Do you see a white bud that could be your baby's first tooth? Between four and six months of age, your little angel will begin teething. This is an exciting milestone, but sometimes it can turn your little one's smile upside down, as erupting teeth can be uncomfortable. This rite of passage is a time to collect tips on teething and begin thinking about your child's dental care.
Baby's First Tooth
Even when your baby's mouth is all gums, it is not too early to start planning their dental care. At bath time, try wrapping your finger in a clean, wet washcloth or a cotton gauze square and gently rub your child's gums. This can stimulate the gums and get you both in the habit of daily oral cleaning. You may find that your child begins drooling and mouthing everything in sight. Keep a damp cloth available to wipe his/her chin to prevent irritation or a rash from forming. Having your child wear a small bib will keep his/her clothing dry too. Before long, you will begin to see the baby's first tooth, usually beginning with the lower front pair.
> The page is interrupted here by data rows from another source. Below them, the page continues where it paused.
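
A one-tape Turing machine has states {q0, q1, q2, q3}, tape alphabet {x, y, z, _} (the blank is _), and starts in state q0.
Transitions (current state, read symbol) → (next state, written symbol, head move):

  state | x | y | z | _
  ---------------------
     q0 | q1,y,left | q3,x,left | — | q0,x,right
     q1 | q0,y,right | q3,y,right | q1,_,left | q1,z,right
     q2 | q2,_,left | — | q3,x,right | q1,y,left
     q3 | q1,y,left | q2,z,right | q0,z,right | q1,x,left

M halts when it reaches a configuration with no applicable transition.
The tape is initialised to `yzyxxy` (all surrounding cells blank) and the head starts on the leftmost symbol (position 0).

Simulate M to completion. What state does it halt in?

q2

state=q0 head=0 tape=__[y]zyxxy   (q0,y)→(q3,x,left)
state=q3 head=-1 tape=_[_]xzyxxy   (q3,_)→(q1,x,left)
state=q1 head=-2 tape=[_]xxzyxxy   (q1,_)→(q1,z,right)
state=q1 head=-1 tape=z[x]xzyxxy   (q1,x)→(q0,y,right)
state=q0 head=0 tape=zy[x]zyxxy   (q0,x)→(q1,y,left)
state=q1 head=-1 tape=z[y]yzyxxy   (q1,y)→(q3,y,right)
state=q3 head=0 tape=zy[y]zyxxy   (q3,y)→(q2,z,right)
state=q2 head=1 tape=zyz[z]yxxy   (q2,z)→(q3,x,right)
state=q3 head=2 tape=zyzx[y]xxy   (q3,y)→(q2,z,right)
state=q2 head=3 tape=zyzxz[x]xy   (q2,x)→(q2,_,left)
state=q2 head=2 tape=zyzx[z]_xy   (q2,z)→(q3,x,right)
state=q3 head=3 tape=zyzxx[_]xy   (q3,_)→(q1,x,left)
state=q1 head=2 tape=zyzx[x]xxy   (q1,x)→(q0,y,right)
state=q0 head=3 tape=zyzxy[x]xy   (q0,x)→(q1,y,left)
state=q1 head=2 tape=zyzx[y]yxy   (q1,y)→(q3,y,right)
state=q3 head=3 tape=zyzxy[y]xy   (q3,y)→(q2,z,right)
state=q2 head=4 tape=zyzxyz[x]y   (q2,x)→(q2,_,left)
state=q2 head=3 tape=zyzxy[z]_y   (q2,z)→(q3,x,right)
state=q3 head=4 tape=zyzxyx[_]y   (q3,_)→(q1,x,left)
state=q1 head=3 tape=zyzxy[x]xy   (q1,x)→(q0,y,right)
state=q0 head=4 tape=zyzxyy[x]y   (q0,x)→(q1,y,left)
state=q1 head=3 tape=zyzxy[y]yy   (q1,y)→(q3,y,right)
state=q3 head=4 tape=zyzxyy[y]y   (q3,y)→(q2,z,right)
state=q2 head=5 tape=zyzxyyz[y]
No transition is defined for (q2, y); M halts in state q2.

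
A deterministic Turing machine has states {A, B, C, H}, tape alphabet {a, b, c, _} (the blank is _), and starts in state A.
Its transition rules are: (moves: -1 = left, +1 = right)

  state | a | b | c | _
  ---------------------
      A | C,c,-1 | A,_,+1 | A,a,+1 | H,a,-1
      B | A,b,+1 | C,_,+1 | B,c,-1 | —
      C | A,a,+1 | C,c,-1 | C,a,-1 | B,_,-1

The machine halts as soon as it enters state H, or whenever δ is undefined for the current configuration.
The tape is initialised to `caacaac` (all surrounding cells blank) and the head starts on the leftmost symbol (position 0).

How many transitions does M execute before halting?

A | [c]aacaac_   read c → write a, move +1, go to A
A | a[a]acaac_   read a → write c, move -1, go to C
C | [a]cacaac_   read a → write a, move +1, go to A
A | a[c]acaac_   read c → write a, move +1, go to A
A | aa[a]caac_   read a → write c, move -1, go to C
C | a[a]ccaac_   read a → write a, move +1, go to A
A | aa[c]caac_   read c → write a, move +1, go to A
A | aaa[c]aac_   read c → write a, move +1, go to A
A | aaaa[a]ac_   read a → write c, move -1, go to C
C | aaa[a]cac_   read a → write a, move +1, go to A
A | aaaa[c]ac_   read c → write a, move +1, go to A
A | aaaaa[a]c_   read a → write c, move -1, go to C
C | aaaa[a]cc_   read a → write a, move +1, go to A
A | aaaaa[c]c_   read c → write a, move +1, go to A
A | aaaaaa[c]_   read c → write a, move +1, go to A
A | aaaaaaa[_]   read _ → write a, move -1, go to H
H | aaaaaa[a]a
M halts after 16 transitions.

16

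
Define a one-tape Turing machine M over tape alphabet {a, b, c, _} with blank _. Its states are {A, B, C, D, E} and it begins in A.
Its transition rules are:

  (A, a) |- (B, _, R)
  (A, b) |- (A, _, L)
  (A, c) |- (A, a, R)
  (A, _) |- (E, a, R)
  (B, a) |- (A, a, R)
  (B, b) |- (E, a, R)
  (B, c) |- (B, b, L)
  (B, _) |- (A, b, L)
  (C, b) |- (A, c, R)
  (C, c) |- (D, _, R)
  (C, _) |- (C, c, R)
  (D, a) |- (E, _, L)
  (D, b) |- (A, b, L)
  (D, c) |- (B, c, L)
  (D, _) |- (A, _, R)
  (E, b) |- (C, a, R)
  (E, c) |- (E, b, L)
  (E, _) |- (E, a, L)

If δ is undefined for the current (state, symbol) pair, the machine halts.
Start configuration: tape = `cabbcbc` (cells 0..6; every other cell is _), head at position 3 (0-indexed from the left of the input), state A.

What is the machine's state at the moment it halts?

E

A | cab[b]cbc___   read b → write _, move L, go to A
A | ca[b]_cbc___   read b → write _, move L, go to A
A | c[a]__cbc___   read a → write _, move R, go to B
B | c_[_]_cbc___   read _ → write b, move L, go to A
A | c[_]b_cbc___   read _ → write a, move R, go to E
E | ca[b]_cbc___   read b → write a, move R, go to C
C | caa[_]cbc___   read _ → write c, move R, go to C
C | caac[c]bc___   read c → write _, move R, go to D
D | caac_[b]c___   read b → write b, move L, go to A
A | caac[_]bc___   read _ → write a, move R, go to E
E | caaca[b]c___   read b → write a, move R, go to C
C | caacaa[c]___   read c → write _, move R, go to D
D | caacaa_[_]__   read _ → write _, move R, go to A
A | caacaa__[_]_   read _ → write a, move R, go to E
E | caacaa__a[_]   read _ → write a, move L, go to E
E | caacaa__[a]a
No transition is defined for (E, a); M halts in state E.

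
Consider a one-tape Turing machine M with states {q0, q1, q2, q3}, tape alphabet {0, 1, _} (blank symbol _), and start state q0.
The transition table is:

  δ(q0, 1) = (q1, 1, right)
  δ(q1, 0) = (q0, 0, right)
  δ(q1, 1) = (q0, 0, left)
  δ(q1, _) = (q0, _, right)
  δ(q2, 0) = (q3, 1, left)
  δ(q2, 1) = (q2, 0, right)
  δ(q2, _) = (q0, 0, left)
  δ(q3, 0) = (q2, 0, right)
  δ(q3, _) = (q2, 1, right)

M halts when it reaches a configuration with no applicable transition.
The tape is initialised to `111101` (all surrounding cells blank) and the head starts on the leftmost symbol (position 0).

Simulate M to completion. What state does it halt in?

q0

state=q0 head=0 tape=[1]11101   (q0,1)→(q1,1,right)
state=q1 head=1 tape=1[1]1101   (q1,1)→(q0,0,left)
state=q0 head=0 tape=[1]01101   (q0,1)→(q1,1,right)
state=q1 head=1 tape=1[0]1101   (q1,0)→(q0,0,right)
state=q0 head=2 tape=10[1]101   (q0,1)→(q1,1,right)
state=q1 head=3 tape=101[1]01   (q1,1)→(q0,0,left)
state=q0 head=2 tape=10[1]001   (q0,1)→(q1,1,right)
state=q1 head=3 tape=101[0]01   (q1,0)→(q0,0,right)
state=q0 head=4 tape=1010[0]1
No transition is defined for (q0, 0); M halts in state q0.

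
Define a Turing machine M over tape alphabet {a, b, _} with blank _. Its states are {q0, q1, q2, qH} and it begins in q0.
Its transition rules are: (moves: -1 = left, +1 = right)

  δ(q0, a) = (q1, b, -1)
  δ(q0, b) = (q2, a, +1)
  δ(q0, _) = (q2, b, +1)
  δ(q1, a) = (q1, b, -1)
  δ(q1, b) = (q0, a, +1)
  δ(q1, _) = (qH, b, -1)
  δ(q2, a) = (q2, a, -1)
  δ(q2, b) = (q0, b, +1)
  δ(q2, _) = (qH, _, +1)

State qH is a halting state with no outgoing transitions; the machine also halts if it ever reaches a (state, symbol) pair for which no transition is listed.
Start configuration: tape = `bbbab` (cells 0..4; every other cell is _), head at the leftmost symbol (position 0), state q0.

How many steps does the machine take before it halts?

14

q0 | _[b]bbab   read b → write a, move +1, go to q2
q2 | _a[b]bab   read b → write b, move +1, go to q0
q0 | _ab[b]ab   read b → write a, move +1, go to q2
q2 | _aba[a]b   read a → write a, move -1, go to q2
q2 | _ab[a]ab   read a → write a, move -1, go to q2
q2 | _a[b]aab   read b → write b, move +1, go to q0
q0 | _ab[a]ab   read a → write b, move -1, go to q1
q1 | _a[b]bab   read b → write a, move +1, go to q0
q0 | _aa[b]ab   read b → write a, move +1, go to q2
q2 | _aaa[a]b   read a → write a, move -1, go to q2
q2 | _aa[a]ab   read a → write a, move -1, go to q2
q2 | _a[a]aab   read a → write a, move -1, go to q2
q2 | _[a]aaab   read a → write a, move -1, go to q2
q2 | [_]aaaab   read _ → write _, move +1, go to qH
qH | _[a]aaab
M halts after 14 transitions.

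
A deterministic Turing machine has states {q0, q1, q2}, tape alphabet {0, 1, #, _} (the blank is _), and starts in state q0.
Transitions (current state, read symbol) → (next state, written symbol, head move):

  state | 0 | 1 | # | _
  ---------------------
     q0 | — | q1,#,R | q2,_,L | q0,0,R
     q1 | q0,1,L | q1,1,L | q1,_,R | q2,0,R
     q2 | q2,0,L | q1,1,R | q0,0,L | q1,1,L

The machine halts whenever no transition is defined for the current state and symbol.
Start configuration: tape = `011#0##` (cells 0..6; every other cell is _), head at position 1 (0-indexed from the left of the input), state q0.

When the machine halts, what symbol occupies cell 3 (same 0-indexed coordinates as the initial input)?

0

q0 | 0[1]1#0##____   read 1 → write #, move R, go to q1
q1 | 0#[1]#0##____   read 1 → write 1, move L, go to q1
q1 | 0[#]1#0##____   read # → write _, move R, go to q1
q1 | 0_[1]#0##____   read 1 → write 1, move L, go to q1
q1 | 0[_]1#0##____   read _ → write 0, move R, go to q2
q2 | 00[1]#0##____   read 1 → write 1, move R, go to q1
q1 | 001[#]0##____   read # → write _, move R, go to q1
q1 | 001_[0]##____   read 0 → write 1, move L, go to q0
q0 | 001[_]1##____   read _ → write 0, move R, go to q0
q0 | 0010[1]##____   read 1 → write #, move R, go to q1
q1 | 0010#[#]#____   read # → write _, move R, go to q1
q1 | 0010#_[#]____   read # → write _, move R, go to q1
q1 | 0010#__[_]___   read _ → write 0, move R, go to q2
q2 | 0010#__0[_]__   read _ → write 1, move L, go to q1
q1 | 0010#__[0]1__   read 0 → write 1, move L, go to q0
q0 | 0010#_[_]11__   read _ → write 0, move R, go to q0
q0 | 0010#_0[1]1__   read 1 → write #, move R, go to q1
q1 | 0010#_0#[1]__   read 1 → write 1, move L, go to q1
q1 | 0010#_0[#]1__   read # → write _, move R, go to q1
q1 | 0010#_0_[1]__   read 1 → write 1, move L, go to q1
q1 | 0010#_0[_]1__   read _ → write 0, move R, go to q2
q2 | 0010#_00[1]__   read 1 → write 1, move R, go to q1
q1 | 0010#_001[_]_   read _ → write 0, move R, go to q2
q2 | 0010#_0010[_]   read _ → write 1, move L, go to q1
q1 | 0010#_001[0]1   read 0 → write 1, move L, go to q0
q0 | 0010#_00[1]11   read 1 → write #, move R, go to q1
q1 | 0010#_00#[1]1   read 1 → write 1, move L, go to q1
q1 | 0010#_00[#]11   read # → write _, move R, go to q1
q1 | 0010#_00_[1]1   read 1 → write 1, move L, go to q1
q1 | 0010#_00[_]11   read _ → write 0, move R, go to q2
q2 | 0010#_000[1]1   read 1 → write 1, move R, go to q1
q1 | 0010#_0001[1]   read 1 → write 1, move L, go to q1
q1 | 0010#_000[1]1   read 1 → write 1, move L, go to q1
q1 | 0010#_00[0]11   read 0 → write 1, move L, go to q0
q0 | 0010#_0[0]111
Cell 3 holds 0 when M halts.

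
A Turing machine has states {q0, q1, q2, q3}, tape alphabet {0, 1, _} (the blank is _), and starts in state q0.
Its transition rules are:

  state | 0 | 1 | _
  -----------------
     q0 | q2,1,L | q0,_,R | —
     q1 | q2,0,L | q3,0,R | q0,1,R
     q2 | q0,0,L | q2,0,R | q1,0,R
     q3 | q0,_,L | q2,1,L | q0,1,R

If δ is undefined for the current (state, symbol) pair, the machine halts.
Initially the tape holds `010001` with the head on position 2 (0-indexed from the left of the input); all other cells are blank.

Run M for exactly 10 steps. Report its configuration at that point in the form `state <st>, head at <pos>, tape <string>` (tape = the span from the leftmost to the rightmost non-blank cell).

q0 | _01[0]001   read 0 → write 1, move L, go to q2
q2 | _0[1]1001   read 1 → write 0, move R, go to q2
q2 | _00[1]001   read 1 → write 0, move R, go to q2
q2 | _000[0]01   read 0 → write 0, move L, go to q0
q0 | _00[0]001   read 0 → write 1, move L, go to q2
q2 | _0[0]1001   read 0 → write 0, move L, go to q0
q0 | _[0]01001   read 0 → write 1, move L, go to q2
q2 | [_]101001   read _ → write 0, move R, go to q1
q1 | 0[1]01001   read 1 → write 0, move R, go to q3
q3 | 00[0]1001   read 0 → write _, move L, go to q0
q0 | 0[0]_1001
After 10 steps: state q0, head at 0, tape 00_1001.

state q0, head at 0, tape 00_1001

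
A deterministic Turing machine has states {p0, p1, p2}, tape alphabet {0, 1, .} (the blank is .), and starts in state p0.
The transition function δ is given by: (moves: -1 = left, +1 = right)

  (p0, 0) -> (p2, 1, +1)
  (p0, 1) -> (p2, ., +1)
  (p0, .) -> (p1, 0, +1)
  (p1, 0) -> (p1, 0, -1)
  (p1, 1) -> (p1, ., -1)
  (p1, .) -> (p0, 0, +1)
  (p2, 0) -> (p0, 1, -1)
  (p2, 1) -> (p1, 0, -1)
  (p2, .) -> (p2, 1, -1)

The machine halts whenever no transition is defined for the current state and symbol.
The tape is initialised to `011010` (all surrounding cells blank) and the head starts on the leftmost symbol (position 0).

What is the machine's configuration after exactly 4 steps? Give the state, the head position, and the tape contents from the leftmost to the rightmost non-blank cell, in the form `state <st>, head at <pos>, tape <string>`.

p0 | .[0]11010   read 0 → write 1, move +1, go to p2
p2 | .1[1]1010   read 1 → write 0, move -1, go to p1
p1 | .[1]01010   read 1 → write ., move -1, go to p1
p1 | [.].01010   read . → write 0, move +1, go to p0
p0 | 0[.]01010
After 4 steps: state p0, head at 0, tape 0.01010.

state p0, head at 0, tape 0.01010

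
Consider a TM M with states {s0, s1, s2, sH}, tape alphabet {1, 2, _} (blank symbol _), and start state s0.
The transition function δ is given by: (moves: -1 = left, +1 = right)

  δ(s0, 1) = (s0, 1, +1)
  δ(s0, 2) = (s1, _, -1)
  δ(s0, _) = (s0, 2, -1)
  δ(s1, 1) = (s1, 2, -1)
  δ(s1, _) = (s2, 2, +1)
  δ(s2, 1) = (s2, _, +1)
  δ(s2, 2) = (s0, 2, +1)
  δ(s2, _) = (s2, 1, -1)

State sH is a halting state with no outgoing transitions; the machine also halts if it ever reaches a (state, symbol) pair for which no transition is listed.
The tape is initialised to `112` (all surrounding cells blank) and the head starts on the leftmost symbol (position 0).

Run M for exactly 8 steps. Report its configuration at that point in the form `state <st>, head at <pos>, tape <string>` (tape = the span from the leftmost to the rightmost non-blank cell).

state s1, head at 0, tape 22

s0 | _[1]12   read 1 → write 1, move +1, go to s0
s0 | _1[1]2   read 1 → write 1, move +1, go to s0
s0 | _11[2]   read 2 → write _, move -1, go to s1
s1 | _1[1]_   read 1 → write 2, move -1, go to s1
s1 | _[1]2_   read 1 → write 2, move -1, go to s1
s1 | [_]22_   read _ → write 2, move +1, go to s2
s2 | 2[2]2_   read 2 → write 2, move +1, go to s0
s0 | 22[2]_   read 2 → write _, move -1, go to s1
s1 | 2[2]__
After 8 steps: state s1, head at 0, tape 22.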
Teeth tend to come in sets of two, so look for another pair on top next.
How to Tame the Teething Soreness
The initial clue that teeth are on the way may be changes in your baby's behavior, such as fussiness or sleeplessness. The teething process usually lasts from six months to three years of age, with the first teeth eruptions being the worse. It's possible that babies just get used to what teething feels like after the first teeth arrive. One of the best things parents can do is give their teething child something safe to chew on. Teething rings that are chilled in the freezer are helpful, as the hard surface feels good against the baby's gums and the ice has a numbing effect. Even a cold washcloth can be used to rub over the gums.
If these home remedies do not help your child and he begins to run a slight temperature, check with your pediatrician about giving your child infant-strength acetaminophen or ibuprofen.
With Teeth Come Table Foods
As teeth begin to erupt, a baby's first food can be introduced as well. Up until now, most babies are nursing or given formula with maybe a little rice cereal mixed in. Cold or chilled foods can be offered like unsweetened applesauce, yogurt or prepared baby foods to help alleviate the teething process. Strained foods come next. As he/she begins to get teeth, your child may be comfortable experimenting with new textures in foods. Begin serving him/her tiny bites of soft foods, such as unsalted mased potatoes, bananas, oatmeal, macaroni, and well-cooked vegetables (carrots, peas and sweet potatoes). For protein, cut food into small, tiny pieces so they can pick it up with their hands like chicken, small bites of hard-boiled eggs and moist pork. Choose your baby's first food carefully, picking ones that are easy to handle and do not present a choking hazard.